Весна 1946 года. Анна Ахматова явно была на подъеме. Возвратился с фронта сын. А в Гослитиздате подписали к печати томик ее избранных стихотворений за 1909-1945 годы. Но самое главное – поэтесса получила трибуну. Чего только стоило ее выступление 3 апреля в столице в Колонном зале Дома союзов!
«Какое же это было торжество! – вспоминал историк театра Виталий Виленкин. – Сколько здесь собралось в этот вечер военной и студенческой молодежи, как забиты были все входы в зал, как ломились хоры и ложи от наплыва этой толпы юношей и девушек с горящими глазами! Каким единством дышал зал, вымаливая у Ахматовой еще, еще и еще стихи!»

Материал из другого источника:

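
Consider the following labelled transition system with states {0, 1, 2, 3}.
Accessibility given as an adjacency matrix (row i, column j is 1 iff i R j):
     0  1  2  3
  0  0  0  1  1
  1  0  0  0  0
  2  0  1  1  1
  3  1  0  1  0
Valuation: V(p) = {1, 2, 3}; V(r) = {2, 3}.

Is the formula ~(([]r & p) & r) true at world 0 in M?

Yes

At 0: ([]r & p) & r is false, so ~(([]r & p) & r) is true.
  At 0: []r & p is false, r is false, so ([]r & p) & r is false.
    At 0: []r is true, p is false, so []r & p is false.
      At 0: []r requires r at every successor {2, 3}.
        At 2: r is true.
        At 3: r is true.
      So []r is true at 0.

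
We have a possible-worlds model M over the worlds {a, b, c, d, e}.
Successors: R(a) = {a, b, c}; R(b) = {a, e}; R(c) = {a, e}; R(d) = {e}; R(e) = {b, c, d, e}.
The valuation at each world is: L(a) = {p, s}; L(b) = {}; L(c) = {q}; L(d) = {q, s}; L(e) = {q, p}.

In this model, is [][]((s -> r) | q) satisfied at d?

Recall that []ψ holds at a world iff ψ holds at every accessible world, and <>ψ holds iff ψ holds at some accessible world.
At d: [][]((s -> r) | q) requires []((s -> r) | q) at every successor {e}.
    At e: []((s -> r) | q) requires (s -> r) | q at every successor {b, c, d, e}.
      At b: (s -> r) | q is true.
      At c: (s -> r) | q is true.
      At d: (s -> r) | q is true.
      At e: (s -> r) | q is true.
    So []((s -> r) | q) is true at e.
So [][]((s -> r) | q) is true at d.

Yes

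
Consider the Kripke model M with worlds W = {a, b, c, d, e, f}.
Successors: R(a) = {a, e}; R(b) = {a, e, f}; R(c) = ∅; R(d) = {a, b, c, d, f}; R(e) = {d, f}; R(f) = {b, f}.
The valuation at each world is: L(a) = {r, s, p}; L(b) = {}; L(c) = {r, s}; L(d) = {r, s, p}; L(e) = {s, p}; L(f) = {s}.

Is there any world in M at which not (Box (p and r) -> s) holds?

No

Let φ = not (Box (p and r) -> s). Evaluate φ at each world:
  a (successors {a, e}): φ is false.
  b (successors {a, e, f}): φ is false.
  c (successors ∅): φ is false.
  d (successors {a, b, c, d, f}): φ is false.
  e (successors {d, f}): φ is false.
  f (successors {b, f}): φ is false.
For instance, at a:
  At a: Box (p and r) -> s is true, so not (Box (p and r) -> s) is false.
    At a: Box (p and r) is false, s is true, so Box (p and r) -> s is true.
      At a: Box (p and r) requires p and r at every successor {a, e}.
        p and r fails at e, so Box (p and r) is false at a.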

Потом были выступления Ахматовой в Московском университете, Доме актера, Центральном офицерском доме летчиков… И везде публика ей рукоплескала. Такого приема поэтессе еще не устраивали.

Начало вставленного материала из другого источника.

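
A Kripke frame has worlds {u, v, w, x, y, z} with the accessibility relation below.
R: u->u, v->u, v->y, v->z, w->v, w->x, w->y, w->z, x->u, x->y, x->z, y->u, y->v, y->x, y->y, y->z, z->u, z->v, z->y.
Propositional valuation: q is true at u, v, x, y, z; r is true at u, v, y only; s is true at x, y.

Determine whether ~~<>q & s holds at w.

Recall that <>ψ holds at a world iff ψ holds at some accessible world.
At w: ~~<>q is true, s is false, so ~~<>q & s is false.
  At w: ~<>q is false, so ~~<>q is true.
    At w: <>q is true, so ~<>q is false.
      At w: <>q requires q at some successor in {v, x, y, z}.
        q holds at v, so <>q is true at w.

No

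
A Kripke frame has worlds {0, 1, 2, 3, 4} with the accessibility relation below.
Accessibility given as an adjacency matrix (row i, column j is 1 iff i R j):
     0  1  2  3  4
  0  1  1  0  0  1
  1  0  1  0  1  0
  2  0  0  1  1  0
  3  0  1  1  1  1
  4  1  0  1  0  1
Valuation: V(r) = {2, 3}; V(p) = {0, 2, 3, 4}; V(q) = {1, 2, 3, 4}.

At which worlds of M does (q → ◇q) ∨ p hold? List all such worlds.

Recall that ◇ψ holds at a world iff ψ holds at some accessible world.
Let φ = (q → ◇q) ∨ p. Evaluate φ at each world:
  0 (successors {0, 1, 4}): φ is true.
  1 (successors {1, 3}): φ is true.
  2 (successors {2, 3}): φ is true.
  3 (successors {1, 2, 3, 4}): φ is true.
  4 (successors {0, 2, 4}): φ is true.
For instance, at 2:
  At 2: q → ◇q is true, p is true, so (q → ◇q) ∨ p is true.
    At 2: q is true, ◇q is true, so q → ◇q is true.
      At 2: ◇q requires q at some successor in {2, 3}.
        q holds at 2, so ◇q is true at 2.
Satisfying worlds: {0, 1, 2, 3, 4}

0, 1, 2, 3, 4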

Но все изменилось 14 августа 1946 года. Кремлевская верхушка, по сути, запретила Ахматовой печататься. Поэтессу вновь обложили со всех сторон.

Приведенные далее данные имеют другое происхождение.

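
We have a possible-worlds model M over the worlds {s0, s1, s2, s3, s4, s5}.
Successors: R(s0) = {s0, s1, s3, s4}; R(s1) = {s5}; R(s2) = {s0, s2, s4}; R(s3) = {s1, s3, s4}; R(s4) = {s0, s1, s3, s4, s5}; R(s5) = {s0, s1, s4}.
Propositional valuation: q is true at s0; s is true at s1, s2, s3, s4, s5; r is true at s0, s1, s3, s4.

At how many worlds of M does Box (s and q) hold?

Let φ = Box (s and q). Evaluate φ at each world:
  s0 (successors {s0, s1, s3, s4}): φ is false.
  s1 (successors {s5}): φ is false.
  s2 (successors {s0, s2, s4}): φ is false.
  s3 (successors {s1, s3, s4}): φ is false.
  s4 (successors {s0, s1, s3, s4, s5}): φ is false.
  s5 (successors {s0, s1, s4}): φ is false.
For instance, at s5:
  At s5: Box (s and q) requires s and q at every successor {s0, s1, s4}.
    s and q fails at s0, so Box (s and q) is false at s5.
Satisfying worlds: none.

0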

15 августа 1946 года новый начальник Управления Министерства госбезопасности по Ленинградской области Дмитрий Родионов подготовил на Ахматову подробную справку, которая теперь хранится в Российском государственном архиве социально-политической истории (РГАСПИ), в фонде многолетнего главного идеолога партии Андрея Жданова.
Эту справку можно разбить на несколько частей. Сначала Родионов коротко сообщил о месте Ахматовой в русской поэзии и в мировой литературе. Он дал понять, что Ахматова, конечно, большая величина, хотя и со спорными вещами («ряд наиболее упаднических и мрачных по своему содержанию стихотворений <первых лет советской власти>, – напомнил чекист, – к печати допущены не были».
Далее Родионов перешел к рассказу о личной жизни Ахматовой. Он сообщил: «Первым ее мужем был известный поэт, глава литературного направления акмеистов, Гумилев Николай, который разошелся с ней в 1917 году. В 1921 году Гумилев как активный участник эсеровского восстания был арестован и осужден к расстрелу.
Со вторым мужем Шилейко Владимиром Казимировичем, профессором ассириологии, наставником детей графа Шереметева, человеком с религиозными и мистическими исканиями, Ахматова, прожив недолго, порвала и вскоре вышла замуж за профессора Всероссийской академии художеств Пунина Николая Николаевича, с которым прожила 16 лет.
В 1936 году Пунин оставляет Ахматову и женится на другой, но Ахматова остается на жительстве в его квартире.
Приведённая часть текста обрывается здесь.